Джордж Линдбек сравнивает лингвистические взгляды с двумя другими точками зрения на религиозные доктрины:
1. С точки зрения пропозиционистов, доктрины - это истинные утверждения об объективной реальности. «Традиционная интерпретация христианства утверждает, что оно истинно, универсально и явлено сверхъестественным способом»143. Если каждая доктрина либо истинна, либо ложна, а соперничающие доктрины взаимно исключают друг друга, значит, может существовать лишь одна истинная вера. Пропозиционистский взгляд представляет собой одну из форм реализма, так как он предполагает, что мы в состоянии делать заключения о действительности как она есть.
2. С точки зрения экспрессивистов, доктрины являются символами внутреннего опыта. Либеральное богословие считает, что опыт священного присутствует во всех религиях. Поскольку одно и то же ядро может проявляться в различных символах, последователи различных традиций могут учиться друг у друга. Такая точка зрения уделяет основное внимание частной, индивидуальной стороне религии, а не ее общественным аспектам. Если доктрины - это интерпретации религиозного опыта, то они, судя по всему, не должны вступать в конфликт с научными теориями, затрагивающими религиозные вопросы.

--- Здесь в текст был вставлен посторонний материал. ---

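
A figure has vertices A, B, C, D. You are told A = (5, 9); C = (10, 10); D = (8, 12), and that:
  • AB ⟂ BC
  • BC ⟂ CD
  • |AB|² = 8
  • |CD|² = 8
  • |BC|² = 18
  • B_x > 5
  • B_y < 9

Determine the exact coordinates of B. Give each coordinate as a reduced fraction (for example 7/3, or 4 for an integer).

1. B_x = 7  [[BC ⟂ CD ⇒ 2x-2y=0] ∩ [|B−(5, 9)|²=8]]
2. B_y = 7  [[BC ⟂ CD ⇒ 2x-2y=0] ∩ [|B−(5, 9)|²=8]]
   so B = (7, 7)

B = (7, 7)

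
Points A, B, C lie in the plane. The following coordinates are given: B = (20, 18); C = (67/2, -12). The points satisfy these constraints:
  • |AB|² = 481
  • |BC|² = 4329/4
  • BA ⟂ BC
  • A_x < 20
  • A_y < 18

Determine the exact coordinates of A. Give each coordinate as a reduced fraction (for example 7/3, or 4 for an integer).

A = (0, 9)

1. A_x = 0  [[BA ⟂ BC ⇒ 27/2x-30y+270=0] ∩ [|A−(20, 18)|²=481]]
2. A_y = 9  [[BA ⟂ BC ⇒ 27/2x-30y+270=0] ∩ [|A−(20, 18)|²=481]]
   so A = (0, 9)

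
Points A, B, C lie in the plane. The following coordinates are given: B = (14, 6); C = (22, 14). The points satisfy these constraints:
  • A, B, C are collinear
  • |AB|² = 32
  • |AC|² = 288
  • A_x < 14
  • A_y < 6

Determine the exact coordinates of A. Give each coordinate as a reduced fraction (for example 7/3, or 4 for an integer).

A = (10, 2)

1. A_x = 10  [[A, B, C are collinear ⇒ -8x+8y+64=0] ∩ [|A−(14, 6)|²=32]]
2. A_y = 2  [[A, B, C are collinear ⇒ -8x+8y+64=0] ∩ [|A−(14, 6)|²=32]]
   so A = (10, 2)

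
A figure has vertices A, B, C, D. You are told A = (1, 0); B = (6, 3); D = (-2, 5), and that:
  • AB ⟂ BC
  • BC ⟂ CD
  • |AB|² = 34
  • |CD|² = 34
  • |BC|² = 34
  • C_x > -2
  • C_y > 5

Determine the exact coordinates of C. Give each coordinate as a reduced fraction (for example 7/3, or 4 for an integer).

C = (3, 8)

1. C_x = 3  [[AB ⟂ BC ⇒ 5x+3y-39=0] ∩ [|C−(-2, 5)|²=34]]
2. C_y = 8  [[AB ⟂ BC ⇒ 5x+3y-39=0] ∩ [|C−(-2, 5)|²=34]]
   so C = (3, 8)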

3. С лингвистической точки зрения, которой придерживается и сам Линдбек, доктрины рассматриваются как правила дискурса, которые соотносятся с индивидуальными и общественными формами жизни. Религии помогают идти по жизни. Они являются «образом жизни, которому обучаешься в процессе следования религиозным нормам». Линдбек полагает, что индивидуальный опыт не может быть нашим отправным пунктом, поскольку он уже в какой-то мере предопределен господствующей понятийной и лингвистической структурой. Такой подход позволяет признать уникальность каждой религиозной традиции, не считая ни одну из них единственно истинной. Эту позицию можно назвать нереалистической или инструменталистской. Она не нуждается в допущении универсальной истины или универсального опыта и находит каждую культуру самодостаточной. Сводя к минимуму роль различных верований и утверждений истины, лингвистическая точка зрения устраняет конфликт между наукой и богословием, который может возникать у пропозиционистов, и при этом она избегает индивидуализма и субъективности, присущих экспрессивистам.

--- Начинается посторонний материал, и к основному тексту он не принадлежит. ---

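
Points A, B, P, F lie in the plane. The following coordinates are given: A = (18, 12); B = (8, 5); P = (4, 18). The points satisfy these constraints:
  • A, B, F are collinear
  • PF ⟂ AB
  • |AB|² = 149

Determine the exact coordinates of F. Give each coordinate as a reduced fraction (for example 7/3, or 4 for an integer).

F = (1702/149, 1102/149)

1. F_x = 1702/149  [[A, B, F are collinear ⇒ 7x-10y-6=0] ∩ [PF ⟂ AB ⇒ -10x-7y+166=0]]
2. F_y = 1102/149  [[A, B, F are collinear ⇒ 7x-10y-6=0] ∩ [PF ⟂ AB ⇒ -10x-7y+166=0]]
   so F = (1702/149, 1102/149)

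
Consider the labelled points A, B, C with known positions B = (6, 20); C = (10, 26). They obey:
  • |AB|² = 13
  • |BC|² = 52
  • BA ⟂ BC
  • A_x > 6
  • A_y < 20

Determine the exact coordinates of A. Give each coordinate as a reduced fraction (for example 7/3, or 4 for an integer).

A = (9, 18)

1. A_x = 9  [[BA ⟂ BC ⇒ 4x+6y-144=0] ∩ [|A−(6, 20)|²=13]]
2. A_y = 18  [[BA ⟂ BC ⇒ 4x+6y-144=0] ∩ [|A−(6, 20)|²=13]]
   so A = (9, 18)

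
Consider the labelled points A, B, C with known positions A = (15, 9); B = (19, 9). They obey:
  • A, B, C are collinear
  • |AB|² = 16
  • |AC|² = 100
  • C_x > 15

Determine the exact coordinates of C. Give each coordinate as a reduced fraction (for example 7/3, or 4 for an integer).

1. C_x = 25  [[A, B, C are collinear ⇒ 4y-36=0] ∩ [|C−(15, 9)|²=100]]
2. C_y = 9  [[A, B, C are collinear ⇒ 4y-36=0] ∩ [|C−(15, 9)|²=100]]
   so C = (25, 9)

C = (25, 9)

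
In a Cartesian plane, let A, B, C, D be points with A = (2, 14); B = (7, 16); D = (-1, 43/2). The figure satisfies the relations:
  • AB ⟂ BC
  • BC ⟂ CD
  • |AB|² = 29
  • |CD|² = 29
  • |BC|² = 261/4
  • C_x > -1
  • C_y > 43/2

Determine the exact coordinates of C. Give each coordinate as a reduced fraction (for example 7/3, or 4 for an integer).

1. C_x = 4  [[AB ⟂ BC ⇒ 5x+2y-67=0] ∩ [|C−(-1, 43/2)|²=29]]
2. C_y = 47/2  [[AB ⟂ BC ⇒ 5x+2y-67=0] ∩ [|C−(-1, 43/2)|²=29]]
   so C = (4, 47/2)

C = (4, 47/2)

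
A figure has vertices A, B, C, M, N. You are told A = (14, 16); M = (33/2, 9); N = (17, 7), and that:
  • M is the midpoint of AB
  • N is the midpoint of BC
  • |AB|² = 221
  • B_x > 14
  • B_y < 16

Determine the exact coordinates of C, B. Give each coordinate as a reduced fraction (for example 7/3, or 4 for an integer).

C = (15, 12)
B = (19, 2)

1. B_x = 19  [B = 2·M−A = 2·(33/2, 9)−(14, 16)]
2. B_y = 2  [B = 2·M−A = 2·(33/2, 9)−(14, 16)]
   so B = (19, 2)
3. C_x = 15  [C = 2·N−B = 2·(17, 7)−(19, 2)]
4. C_y = 12  [C = 2·N−B = 2·(17, 7)−(19, 2)]
   so C = (15, 12)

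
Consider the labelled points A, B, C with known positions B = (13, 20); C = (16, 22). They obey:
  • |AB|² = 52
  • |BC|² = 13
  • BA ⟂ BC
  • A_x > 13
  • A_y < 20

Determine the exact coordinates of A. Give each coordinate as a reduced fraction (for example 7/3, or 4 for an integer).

1. A_x = 17  [[BA ⟂ BC ⇒ 3x+2y-79=0] ∩ [|A−(13, 20)|²=52]]
2. A_y = 14  [[BA ⟂ BC ⇒ 3x+2y-79=0] ∩ [|A−(13, 20)|²=52]]
   so A = (17, 14)

A = (17, 14)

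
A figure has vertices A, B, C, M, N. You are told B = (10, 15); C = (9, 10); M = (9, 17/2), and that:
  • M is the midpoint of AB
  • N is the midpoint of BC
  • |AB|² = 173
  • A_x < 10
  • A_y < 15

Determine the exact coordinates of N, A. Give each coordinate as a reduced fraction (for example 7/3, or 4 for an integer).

1. A_x = 8  [A = 2·M−B = 2·(9, 17/2)−(10, 15)]
2. A_y = 2  [A = 2·M−B = 2·(9, 17/2)−(10, 15)]
   so A = (8, 2)
3. N_x = 19/2  [2·N = B+C = (10, 15)+(9, 10)]
4. N_y = 25/2  [2·N = B+C = (10, 15)+(9, 10)]
   so N = (19/2, 25/2)

N = (19/2, 25/2)
A = (8, 2)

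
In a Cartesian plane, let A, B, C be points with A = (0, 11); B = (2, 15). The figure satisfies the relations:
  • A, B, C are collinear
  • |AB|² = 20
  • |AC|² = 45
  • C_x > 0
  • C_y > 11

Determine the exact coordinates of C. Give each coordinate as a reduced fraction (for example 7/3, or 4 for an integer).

C = (3, 17)

1. C_x = 3  [[A, B, C are collinear ⇒ -4x+2y-22=0] ∩ [|C−(0, 11)|²=45]]
2. C_y = 17  [[A, B, C are collinear ⇒ -4x+2y-22=0] ∩ [|C−(0, 11)|²=45]]
   so C = (3, 17)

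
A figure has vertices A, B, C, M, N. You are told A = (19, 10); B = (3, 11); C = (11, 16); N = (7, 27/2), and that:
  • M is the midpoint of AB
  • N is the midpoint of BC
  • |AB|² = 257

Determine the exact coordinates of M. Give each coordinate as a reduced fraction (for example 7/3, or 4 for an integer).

M = (11, 21/2)

1. M_x = 11  [2·M = A+B = (19, 10)+(3, 11)]
2. M_y = 21/2  [2·M = A+B = (19, 10)+(3, 11)]
   so M = (11, 21/2)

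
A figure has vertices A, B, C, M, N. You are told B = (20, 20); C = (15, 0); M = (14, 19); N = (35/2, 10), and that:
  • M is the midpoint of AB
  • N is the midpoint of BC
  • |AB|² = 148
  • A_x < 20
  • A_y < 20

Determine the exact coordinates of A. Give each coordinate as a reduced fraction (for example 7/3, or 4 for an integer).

1. A_x = 8  [A = 2·M−B = 2·(14, 19)−(20, 20)]
2. A_y = 18  [A = 2·M−B = 2·(14, 19)−(20, 20)]
   so A = (8, 18)

A = (8, 18)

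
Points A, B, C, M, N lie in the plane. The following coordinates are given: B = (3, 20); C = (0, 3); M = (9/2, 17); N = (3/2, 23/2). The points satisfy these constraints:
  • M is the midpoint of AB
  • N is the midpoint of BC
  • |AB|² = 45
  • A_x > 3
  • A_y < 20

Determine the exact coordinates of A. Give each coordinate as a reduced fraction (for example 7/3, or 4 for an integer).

1. A_x = 6  [A = 2·M−B = 2·(9/2, 17)−(3, 20)]
2. A_y = 14  [A = 2·M−B = 2·(9/2, 17)−(3, 20)]
   so A = (6, 14)

A = (6, 14)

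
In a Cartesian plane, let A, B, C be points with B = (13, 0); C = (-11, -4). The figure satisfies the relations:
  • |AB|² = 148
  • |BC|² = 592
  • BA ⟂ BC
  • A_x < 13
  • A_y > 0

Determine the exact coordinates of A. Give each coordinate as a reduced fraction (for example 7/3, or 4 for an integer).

1. A_x = 11  [[BA ⟂ BC ⇒ -24x-4y+312=0] ∩ [|A−(13, 0)|²=148]]
2. A_y = 12  [[BA ⟂ BC ⇒ -24x-4y+312=0] ∩ [|A−(13, 0)|²=148]]
   so A = (11, 12)

A = (11, 12)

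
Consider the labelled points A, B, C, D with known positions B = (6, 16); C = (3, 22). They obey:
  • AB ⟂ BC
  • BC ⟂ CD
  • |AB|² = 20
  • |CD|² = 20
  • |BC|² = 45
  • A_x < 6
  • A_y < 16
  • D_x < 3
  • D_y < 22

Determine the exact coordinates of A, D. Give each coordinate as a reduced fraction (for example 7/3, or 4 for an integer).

1. A_x = 2  [[AB ⟂ BC ⇒ 3x-6y+78=0] ∩ [|A−(6, 16)|²=20]]
2. A_y = 14  [[AB ⟂ BC ⇒ 3x-6y+78=0] ∩ [|A−(6, 16)|²=20]]
   so A = (2, 14)
3. D_x = -1  [[BC ⟂ CD ⇒ -3x+6y-123=0] ∩ [|D−(3, 22)|²=20]]
4. D_y = 20  [[BC ⟂ CD ⇒ -3x+6y-123=0] ∩ [|D−(3, 22)|²=20]]
   so D = (-1, 20)

A = (2, 14)
D = (-1, 20)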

Все три рассмотренных нами направления - неоортодоксия, экзистенциализм и лингвистический анализ - видят религию и науку независимыми и автономными формами жизни и мысли. Каждая дисциплина избирательна и имеет свои ограничения. Каждая дисциплина выбирает из всех составляющих опыта лишь те черты, которые ее интересуют. Астроном Артур Эддингтон рассказал однажды замечательную притчу о человеке, изучавшем глубоководную жизнь с помощью сети с трехдюймовыми ячейками. После многократного осмотра пойманных образцов человек заключил, что не существует глубоководных рыб, которые были бы короче трех дюймов. То, что мы можем поймать, считает Эддингтон, определяется нашими методами рыбной ловли. Поскольку наука избирательна, она не может утверждать, что рисует всеобъемлющую картину действительности144.

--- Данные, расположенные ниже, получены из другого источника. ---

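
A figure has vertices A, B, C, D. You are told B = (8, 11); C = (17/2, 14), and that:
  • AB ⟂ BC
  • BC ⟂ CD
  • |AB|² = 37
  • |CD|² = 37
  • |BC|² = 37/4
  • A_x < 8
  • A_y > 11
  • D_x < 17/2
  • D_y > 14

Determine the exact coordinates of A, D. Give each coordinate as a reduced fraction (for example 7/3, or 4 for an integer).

A = (2, 12)
D = (5/2, 15)

1. A_x = 2  [[AB ⟂ BC ⇒ -1/2x-3y+37=0] ∩ [|A−(8, 11)|²=37]]
2. A_y = 12  [[AB ⟂ BC ⇒ -1/2x-3y+37=0] ∩ [|A−(8, 11)|²=37]]
   so A = (2, 12)
3. D_x = 5/2  [[BC ⟂ CD ⇒ 1/2x+3y-185/4=0] ∩ [|D−(17/2, 14)|²=37]]
4. D_y = 15  [[BC ⟂ CD ⇒ 1/2x+3y-185/4=0] ∩ [|D−(17/2, 14)|²=37]]
   so D = (5/2, 15)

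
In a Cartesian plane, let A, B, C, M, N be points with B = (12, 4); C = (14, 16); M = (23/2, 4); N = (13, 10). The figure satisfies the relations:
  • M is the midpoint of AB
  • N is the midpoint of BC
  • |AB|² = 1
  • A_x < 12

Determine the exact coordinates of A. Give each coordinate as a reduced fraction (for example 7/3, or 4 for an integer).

1. A_x = 11  [A = 2·M−B = 2·(23/2, 4)−(12, 4)]
2. A_y = 4  [A = 2·M−B = 2·(23/2, 4)−(12, 4)]
   so A = (11, 4)

A = (11, 4)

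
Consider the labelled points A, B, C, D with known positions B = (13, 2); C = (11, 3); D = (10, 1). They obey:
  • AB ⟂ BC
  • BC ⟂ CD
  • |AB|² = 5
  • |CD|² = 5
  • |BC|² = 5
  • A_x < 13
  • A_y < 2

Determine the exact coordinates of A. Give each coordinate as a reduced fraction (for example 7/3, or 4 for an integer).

A = (12, 0)

1. A_x = 12  [[AB ⟂ BC ⇒ 2x-1y-24=0] ∩ [|A−(13, 2)|²=5]]
2. A_y = 0  [[AB ⟂ BC ⇒ 2x-1y-24=0] ∩ [|A−(13, 2)|²=5]]
   so A = (12, 0)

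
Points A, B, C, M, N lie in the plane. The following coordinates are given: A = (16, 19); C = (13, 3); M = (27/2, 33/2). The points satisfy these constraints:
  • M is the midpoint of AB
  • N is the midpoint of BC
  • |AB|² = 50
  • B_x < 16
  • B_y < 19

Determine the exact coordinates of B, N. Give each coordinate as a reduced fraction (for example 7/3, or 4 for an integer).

B = (11, 14)
N = (12, 17/2)

1. B_x = 11  [B = 2·M−A = 2·(27/2, 33/2)−(16, 19)]
2. B_y = 14  [B = 2·M−A = 2·(27/2, 33/2)−(16, 19)]
   so B = (11, 14)
3. N_x = 12  [2·N = B+C = (11, 14)+(13, 3)]
4. N_y = 17/2  [2·N = B+C = (11, 14)+(13, 3)]
   so N = (12, 17/2)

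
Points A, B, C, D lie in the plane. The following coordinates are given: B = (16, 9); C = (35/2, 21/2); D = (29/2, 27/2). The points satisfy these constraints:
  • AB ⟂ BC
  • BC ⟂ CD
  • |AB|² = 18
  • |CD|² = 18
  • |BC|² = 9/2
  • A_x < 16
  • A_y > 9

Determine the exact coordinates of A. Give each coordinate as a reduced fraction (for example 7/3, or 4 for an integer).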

Я полагаю, что тезис о независимости служит хорошим отправным пунктом или первым приближением. Он позволяет сохранить особый характер каждой из дисциплин и представляет собой хорошую стратегию для предотвращения обоих видов отмеченного ранее конфликта. Религия, безусловно, обладает своими характерными методами, вопросами, подходами, функциями и опытом, которые отличаются от соответствующих характеристик науки. Однако в каждом из перечисленных направлений существуют и свои серьезные трудности.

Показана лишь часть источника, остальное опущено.